Martha Marcy May Marlene

Martha Marcy May Marlene (USA, 2011, de Sean Durkin).

Esse é o primeiro longa do diretor americano Sean Durkin, que ganhou o prêmio de melhor diretor no Festival de Sundance 2011. É um filme de uma sobriedade invejável – ainda mais tendo em conta o país de produção – e de um minimalismo que nunca é chato, e nunca deixa de interessar. É a história de Martha (interpretada pela ótima revelação Elizabeth Olsen, irmã menor das peruas gêmeas Olsen) uma jovem dividida entre seu passado em uma bizarra comunidade campestre meio hippie meio nazi, e sua chegada à casa de sua irmã, recém casada e burguesa.  Os envolventes e sufocantes ambientes sonoros e as interessantes maneiras de fazer flashbacks constroem de uma maneira cheia de suspense o drama de Martha (às vezes Marcy May, às vezes Marlene), um ser em constante inadequação – seja no ambiente de falsa liberdade libertina, seja no lugar do capitalismo selvagem (representado pela imensa casa da irmã e de seu cunhado yuppie): um pouco como eu vou me sentir depois de sair dessa escola/fazenda. Martha Marcy May Marlene” é uma ótima reflexão sobre a falta de novas ideologias (e a corrupção das antigas) e de propostas de como ver e viver o mundo.  O final do filme diz literalmente: não há para onde ir e esse personagem sempre vai ser chamado a aderir a um mundo o ao outro, embora sinta que não pertence a nenhum lugar.

 

Eu e Lucrécia - destruicao total pós-avaliacao

Eliseo Altunaga - ele não está dormindo

Fala Lucrécia

Minha avaliação

Por Gustavo Vinagre às 11h49

A Tese

Faltam duas semanas para a festa de graduação. Frio na barriga completo e absoluto. E eu, claro, na loucura de escrever minha tese, ser avaliado, etc, não escrevo aqui faz muito tempo. Por isso, vou tentar fazer uma retrospectiva do que aconteceu nos últimos dois meses.
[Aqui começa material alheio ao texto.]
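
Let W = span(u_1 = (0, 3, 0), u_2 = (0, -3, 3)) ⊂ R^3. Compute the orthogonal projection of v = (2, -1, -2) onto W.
proj_W(v) = (0, -1, -2)

Set up U = [u_1 | ... | u_2] ∈ R^(3×2). The projector onto W = col(U) is P = U (U^T U)^(-1) U^T.
Compute U^T U =
  [9, -9]
  [-9, 18],
and U^T v = (-3, -3).
Solve U^T U · c = U^T v for the coefficients: c = (-1, -2/3). The projection is proj_W(v) = U c.
Check: (v - proj_W(v)) · u_1 = 0  (should be 0).
Check: (v - proj_W(v)) · u_2 = 0  (should be 0).
Result: proj_W(v) = (0, -1, -2).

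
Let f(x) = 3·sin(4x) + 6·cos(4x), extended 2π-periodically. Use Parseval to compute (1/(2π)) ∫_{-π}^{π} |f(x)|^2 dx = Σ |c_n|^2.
Σ |c_n|^2 = 45/2

Expand |f|^2 and use orthogonality of {sin(nx), cos(mx)} on [-π, π]:
  ∫_{-π}^{π} sin(nx)^2 dx = π, ∫ cos(mx)^2 dx = π, and cross terms integrate to 0.
So ∫_{-π}^{π} f(x)^2 dx = 3^2 · π + 6^2 · π = (9 + 36)π.
Divide by 2π: (9 + 36)/2 = 45/2.
By Parseval, this equals Σ |c_n|^2.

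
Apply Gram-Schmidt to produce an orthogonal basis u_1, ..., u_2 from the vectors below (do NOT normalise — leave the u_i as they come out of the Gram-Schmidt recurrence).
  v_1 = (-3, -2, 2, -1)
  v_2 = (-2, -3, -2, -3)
Orthogonal basis:
  u_1 = (-3, -2, 2, -1)
  u_2 = (-1/6, -16/9, -29/9, -43/18)

Apply the Gram-Schmidt recurrence
  u_1 = v_1
  u_i = v_i − Σ_{j<i} ((v_i · u_j) / (u_j · u_j)) · u_j.

Step by step this gives:
  u_1 = (-3, -2, 2, -1)
  u_2 = (-1/6, -16/9, -29/9, -43/18)

Orthogonality check:
  u_2 · u_1 = 0 (should be 0)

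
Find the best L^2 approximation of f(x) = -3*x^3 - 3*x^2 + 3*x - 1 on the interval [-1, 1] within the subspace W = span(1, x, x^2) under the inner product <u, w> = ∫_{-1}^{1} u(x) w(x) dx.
g(x) = -3*x^2 + 6*x/5 - 1

The best approximation g ∈ W is the orthogonal projection of f onto W. Writing g = a_0 + a_1 x + a_2 x^2, the coefficients solve the normal equations G · a = b where
  G_{ij} = <φ_i, φ_j> and b_i = <f, φ_i>, with φ_0 = 1, φ_1 = x, φ_2 = x^2.
G =
  [2, 0, 2/3]
  [0, 2/3, 0]
  [2/3, 0, 2/5],
b = (-4, 4/5, -28/15).
Solving gives a_0 = -1, a_1 = 6/5, a_2 = -3, so
  g(x) = -3*x^2 + 6*x/5 - 1.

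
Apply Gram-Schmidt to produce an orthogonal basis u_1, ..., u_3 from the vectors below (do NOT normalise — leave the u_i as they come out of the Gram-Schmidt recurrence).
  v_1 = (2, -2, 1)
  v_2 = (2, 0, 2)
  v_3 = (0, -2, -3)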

Cenas e Sequencias por Lola Mayo - Curso de “Cenas e sequências para a tese” com a roteirista espanhola Lola Mayo (“El muerto y ser feliz”, “La Mujer sin Piano”, “Lo que sé de Lola”).  Bom, no meu caso, o trabalho foi muito mais complexo que ajustar cenas. Estava descontente com meu roteiro já escrito, e sentia que embora pudesse funcionar não era o que me urgia contar. Sabia que não podia me graduar com algo simplesmente correto e que não refletisse minhas inquietações mais profundas. Foi assim que me livrei dessa história anterior, e me joguei numa empreitada arriscada, já que faltava pouquíssimo tempo para entregar a versão final para a avaliação. Lola passou então de uma simples assessora a ser minha tutora da tese. Com ela, construí uma história coral, sobre o caos da cidade de São Paulo, uma mescla entre documentário e ficção, que a princípio se chamava “São Paulo SM”, depois “São Paulo XXX” e por fim, “Felis Domesticus”.  No processo com Lola, cheguei a uma primeira versão satisfatória. Minha inspiração maior foi São Paulo, personagens que conheci, crimes reais divulgados pela mídia, e o filme “Canções do Segundo Piso” de Roy Andersson.  Escrevi o roteiro de 80 páginas de uma vez, em uma semana, e descobri que esse é o processo mais satisfatório para mim. O processo ensinado pela escola, começando por story-line, seguido de sinopse, argumento, etc, simplesmente acaba com o meu interesse pela história e freia meu processo criativo. Isso para mim foi um dos maiores aprendizados.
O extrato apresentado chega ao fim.